Though scientists have long known through observational data that the Milky Way is warped and its edges are flared like a skirt, no one could explain why.
Now, Harvard astronomers at the Center for Astrophysics | Harvard and Smithsonian (CfA) have performed the first calculations that fully explain this phenomenon, with compelling evidence pointing to the Milky Way’s envelopment in an off-kilter halo of dark matter. The work also bolsters current thinking about how the galaxy evolved and may offer clues into some of the mysteries of dark matter.
The new calculations were led by Jiwon Jesse Han, a Griffin Graduate School of Arts and Sciences student affiliated with the CfA. Published in Nature Astronomy, the work includes co-authors Charlie Conroy and Lars Hernquist, both faculty members at the CfA and in the Department of Astronomy.
Our galaxy is located inside a diffuse cloud called the stellar halo, which extends much farther out into the universe. In groundbreaking work published last year, the Harvard team deduced that the stellar halo is tilted and elliptical in shape, like a zeppelin or football.
Building on that, the team assumed the same shape for the dark matter halo, the larger entity that encompasses everything in and around the Milky Way. Dark matter makes up 80 percent of the galaxy’s mass but is invisible because it doesn’t interact with light, so the shape of that halo must be inferred. Using models to calculate the orbits of stars within a tilted, oblong dark matter halo, the team found a near-perfect match to existing observations of a warped, flared galaxy.

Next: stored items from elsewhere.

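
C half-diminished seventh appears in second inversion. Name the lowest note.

C half-diminished seventh = C–E-flat–G-flat–B-flat. Second inversion → fifth in the bass = G-flat.

G-flat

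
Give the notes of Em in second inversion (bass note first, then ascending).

Em = E–G–B; second inversion → fifth (B) lowest.

B, E, G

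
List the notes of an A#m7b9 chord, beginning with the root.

A# C# E# G# B

Root A#, quality minor seventh flat nine:
- root: A#
- minor 3rd: C#
- perfect 5th: E#
- minor 7th: G#
- minor 9th: B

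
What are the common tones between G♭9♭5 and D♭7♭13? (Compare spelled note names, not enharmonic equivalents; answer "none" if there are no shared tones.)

Ab

G♭9♭5: Gb Bb Dbb Fb Ab
D♭7♭13: Db F Ab Cb Bbb
Common to both → Ab.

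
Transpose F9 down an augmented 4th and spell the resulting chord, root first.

Cb – Eb – Gb – Bbb – Db

An augmented 4th down from F is Cb, so the new chord is Cb dominant ninth.
- root: Cb
- major 3rd: Eb
- perfect 5th: Gb
- minor 7th: Bbb
- major 9th: Db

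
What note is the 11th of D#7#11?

D#7#11 is built on D♯; its 11th is an augmented 11th above the root.
A fourth above D uses the letter G, and the augmented 11th above D♯ is G𝄪.

G𝄪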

“It turns out that the tilt is an elegant way to explain both the magnitude and direction of our galaxy’s wobbly disk.”
— Charlie Conroy, Department of Astronomy
“A tilted dark halo is actually fairly common in simulations, but no one had explored its effect on the Milky Way,” Conroy said. “It turns out that the tilt is an elegant way to explain both the magnitude and direction of our galaxy’s wobbly disk.”
Scientists had long surmised that the Milky Way formed due to a galactic collision; the astronomers’ work further underscores that hypothesis.
“If the galaxy was just evolving on its own, it would have had this nice, spherical halo, this nice, flat disk,” Han said. “So the fact that the halo is tilted and has a football-like shape suggests that our galaxy experienced a merger event, where two galaxies collide.”
Their calculation of the dark matter halo’s probable shape may also provide clues as to the properties and particle nature of dark matter itself, which remain unsolved mysteries in physics. “The fact that the galaxy is not spherical in our data implies that there is some limit to which dark matter can interact with itself,” Han explained.
Confidence in these findings might lead to better ways to cleverly study the unobservable dark matter that makes up most of the universe. This includes new ways to pick up on kinematic signatures of dark sub-halos, which are miniature dark matter halos zipping around the galaxy.